The safety sector turned out to be lucrative too. Consumers piled up mattresses in backyards to pad, for example, the inevitable crash of an amateur stunt-guy who liked to do incredibly stupid things with a bicycle and the roof of his parent’s house.

Thanks to their multiple uses, mattresses thrived for decades.

But oh, how the pillow-top fall.

Along comes Mr. Memory Foam, with his reach-out-and-touch-me polyurethane build. Guy’s got a memory like an elephant and the welcoming demeanor of a Jet-Puffed marshmallow. Even his girlfriend loves him because he doesn’t wake her up in the middle of the night when he gets up to use the bathroom.

How does a mattress with coils for a brain even compete?

He branches out, that’s how. Into downhill sports.

On Saturday, mattresses of all sizes will take to the mountain at Shawnee Peak. They’ll shirk their once-sedentary lifestyle for a chance to make like a toboggan and slide Shawnee’s Main Slope — with a few riders on top clutching the edges in high-speed fear.

This marks year four for the annual America’s Mattress Race, and teams are encouraged to drag out their old twin, double, queen or king. There’s a four-person maximum on the mattress, but no limit to your decorative genius. You can even wrap it in plastic for extra speed — but no skis or anything that will elevate it.

No air mattresses or waterbeds, either. This race was made for mattresses with coil-spring hearts and an upholstered physique.

The course is about 150 to 200 yards in length, and mattress speeds have been known to reach 35 mph. Helmets, understandably, are required. There’s also plenty of hay and a barrier at the finish line to prevent any mattresses from sledding off into the parking lot.

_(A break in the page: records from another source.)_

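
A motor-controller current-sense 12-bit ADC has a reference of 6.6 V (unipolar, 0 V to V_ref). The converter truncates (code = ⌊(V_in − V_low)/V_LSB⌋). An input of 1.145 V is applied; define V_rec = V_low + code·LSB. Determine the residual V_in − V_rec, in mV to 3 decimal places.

0.957 mV

LSB = 6.6/2^12 = 1.611 mV.
(V_in − V_low)/LSB = (1.145 − 0)/0.00161133 = 710.5939 → code 710 (floor).
Code 710 maps back to 0 + 710×0.00161133 V = 1.144043 V.
Error = 1.145 − 1.144043 = 0.000957031 V = 0.957 mV.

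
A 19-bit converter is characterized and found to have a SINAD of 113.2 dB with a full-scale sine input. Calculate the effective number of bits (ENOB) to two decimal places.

18.51 bits

ENOB = (SINAD − 1.76) / 6.02 = (113.2 − 1.76)/6.02 = 18.512.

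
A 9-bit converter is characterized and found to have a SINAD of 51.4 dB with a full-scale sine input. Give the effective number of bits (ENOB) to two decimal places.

ENOB = (SINAD − 1.76) / 6.02 = (51.4 − 1.76)/6.02 = 8.246.

8.25 bits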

The race winner gets a new queen-sized mattress and box spring from America’s Mattress and Furniture Gallery (though I wouldn’t mention that to the old mattress until after the race. It’d just depress him).

Shawnee Peak will even dispose of all the mattresses after the race, which beats the alternative: leaving the mattress by the curb to sag and mold in the spring rain.

Is that the way to treat a mattress who’s been by your side for all these years? Who’s kept your magazines and/or personal journal safe from prying eyes? Who left you with a sprain rather than a compound fracture that time you tried to back-flip off your dresser?

Your mattress has been a good friend. Your mattress deserves better.